LoserCheems · LoserCheems · commit af12e8018565 · 2025-08-12T22:26:54.000+08:00
Removes the multiplication by softmax_scale from the log-sum-exp calculation
when sum is valid, keeping only the row maximum and log sum components.

This corrects the mathematical formula to properly compute the LSE value
without the unnecessary scaling factor that was affecting numerical accuracy.
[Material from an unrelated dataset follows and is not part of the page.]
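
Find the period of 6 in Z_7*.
Powers of 6 mod 7: 6^1≡6, 6^2≡1. ord_7(6) = 2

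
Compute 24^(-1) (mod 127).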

diff --git a/csrc/src/softmax.h b/csrc/src/softmax.h
@@ -209,7 +209,9 @@ struct Softmax {
         for (int mi = 0; mi < size<0>(acc_o_rowcol); ++mi) {
             float sum = row_sum(mi);
             float inv_sum = (sum == 0.f || sum != sum) ? 1.f : 1.f / sum;
-            lse(mi) = (sum == 0.f || sum != sum) ? (Split ? -INFINITY : INFINITY) : row_max(mi) * softmax_scale + __logf(sum);
+            lse(mi) = (sum == 0.f || sum != sum)
+                    ? (Split ? -INFINITY : INFINITY)
+                    : (row_max(mi) + __logf(sum));
             float scale = inv_sum;
             #pragma unroll
             for (int ni = 0; ni < size<1>(acc_o_rowcol); ++ni) { acc_o_rowcol(mi, ni) *= scale; }